Mardi 22 mai 2007
2
22
/05
/Mai
/2007
17:08
Lorsque les télécoms ont inventé le principe du biper, puis du SMS, je suis convaincu
qu’ils n’avaient pas idée de la magie de leur invention. D’ailleurs qui aurait pu croire, à l’époque, que d’une simple alerte que l’on envoyait à un chirurgien appelé d’urgence au bloc
opératoire, ou d’une brève info envoyée à un journaliste, on parviendrait un jour à changer à jamais le quotidien de chacun d’entre nous ?
Jeunes, moins jeunes, nous avons tous reçu, un jour, un texto. Certains tombent dans l’oubli, parfois immédiatement. « T’as bien fermé la
porte ? » ou encore « Tu peux faire le déjeuner, je suis bloqué dans les embouteillages ». Ces messages appartiennent au
quotidien. On les reçoit, on les lit, on y répond parfois, et on les oublie tout de suite. Ils permettent juste d’économiser un appel téléphonique, de gagner du temps et d’éviter souvent une
conversation inutile. Mais d’autres sortent de cette banalité. Certains savent donner à la minute à laquelle on les reçoit une saveur particulière. Cette saveur demeure alors plus on moins
longtemps. Parfois pour quelques minutes, quelques heures, pour la journée, pour la semaine ou, j’en suis sûr, pour toute la vie. Il est fou de voir comment quelques mots, dans une orthographe
déplorable, parviennent à ce point à toucher le cœur des gens. Et pourtant, qui aurait cru, à l’heure des Apostrophes de Pivot, qui chaque semaine s’épuisait à explorer les plus belles phrases de
Marguerite Yourcenar ou de Jean D’Ormesson, que quelques lettres suffiraient plus tard à bouleverser les garçons et les filles de tous les âges ? D’ailleurs, trois lettres, si elles sont
sincères, suffisent finalement : JTM, je t’aime.
Bien sûr, de nombreux facteurs influent sur l’impact de ces quelques mots.
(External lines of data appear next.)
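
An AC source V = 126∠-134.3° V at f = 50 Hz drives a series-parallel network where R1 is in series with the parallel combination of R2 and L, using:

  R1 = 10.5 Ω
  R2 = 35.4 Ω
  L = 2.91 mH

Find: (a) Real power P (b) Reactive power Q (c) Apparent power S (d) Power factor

Step 1 — Angular frequency: ω = 2π·f = 2π·50 = 314.2 rad/s.
Step 2 — Component impedances:
  R1: Z = R = 10.5 Ω
  R2: Z = R = 35.4 Ω
  L: Z = jωL = j·314.2·0.00291 = 0 + j0.9142 Ω
Step 3 — Parallel branch: R2 || L = 1/(1/R2 + 1/L) = 0.02359 + j0.9136 Ω.
Step 4 — Series with R1: Z_total = R1 + (R2 || L) = 10.52 + j0.9136 Ω = 10.56∠5.0° Ω.
Step 5 — Source phasor: V = 126∠-134.3° V = -88 - j90.18 V.
Step 6 — Current: I = V / Z = -9.038 - j7.784 A = 11.93∠-139.3° A.
Step 7 — Complex power: S = V·I* = 1497 + j130 VA.
Step 8 — Real power: P = Re(S) = 1497 W.
Step 9 — Reactive power: Q = Im(S) = 130 VAR.
Step 10 — Apparent power: |S| = 1503 VA.
Step 11 — Power factor: PF = P/|S| = 0.9963 (lagging).

(a) P = 1497 W  (b) Q = 130 VAR  (c) S = 1503 VA  (d) PF = 0.9963 (lagging)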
Certains sont d’ordre général : l’heure à laquelle on les reçoit,
l’endroit où l’on est, si on est chez soi, dans son lit, en vacances, à l’étranger…. L’état moral dans lequel on est au moment où on les reçoit joue aussi beaucoup. Il est évident qu’un message
reçu lorsque l’on est seul, à huit heure du soir dans sa chambre de la maison familiale où l’on se coltine ses grands parents apportera bien plus de bonheur, voir de soulagement, que quelques
mots lus rapidement au milieu d’un pique nique entre amis au parc un soir d’été. Ils ne sont alors qu’une parenthèse. Mais ces quelques mots finiront inévitablement par apporter l’amour qu’on a
bien voulu leur donner. Un texto, de par son essence, marque l’attention que l’on veut porter à un ami, un frère, à son amant ou son mari. Il fait donc toujours plaisir. Quel que soit le moment
auquel on le reçoit, car on pourra toujours le relire, une fois seul. Alors tous ces mots pourront venir bercer ce moment de notre vie.
D’autres critères sont plus spécifiques. Ils tiennent plus à la technique et à l’élaboration du message. Ils prennent de l’importance avec le
temps, avec l’expérience. Plus on reçoit de textos, plus on s’intéresse aux détails, aux mots choisis. Alors on les relit, on les retourne, on les analyse. Chaque mot à sa signification. Nous
verrons plus tard qu’avec de l’imagination, un mot peut signifier tout et son contraire. Mais la nuance la moins évident à maitriser est sans conteste les points de suspension. Trois points de
suspension peuvent prendre une dimension inimaginable s’ils sont bien placés. « Je t’embrasse… » laisse sous entendre la douceur du
baiser ; « J’ai passé une merveilleuse soirée… » souligne l’impatience d’en passer une nouvelle. Certains messages nécessitent une
relecture, tant la personnalisation et l’élaboration sont élevées. Ils font d’autant plaisir qu’on les sait pensés pour nous, et pour nous seuls. L’écriture d’un texto est un art en soi, qu’il
faut exercer avec spontanéité et sincérité. Ils ouvrent alors les portes d’un monde où se côtoient Amour, Amitié, Pardon, Humour, Réconfort…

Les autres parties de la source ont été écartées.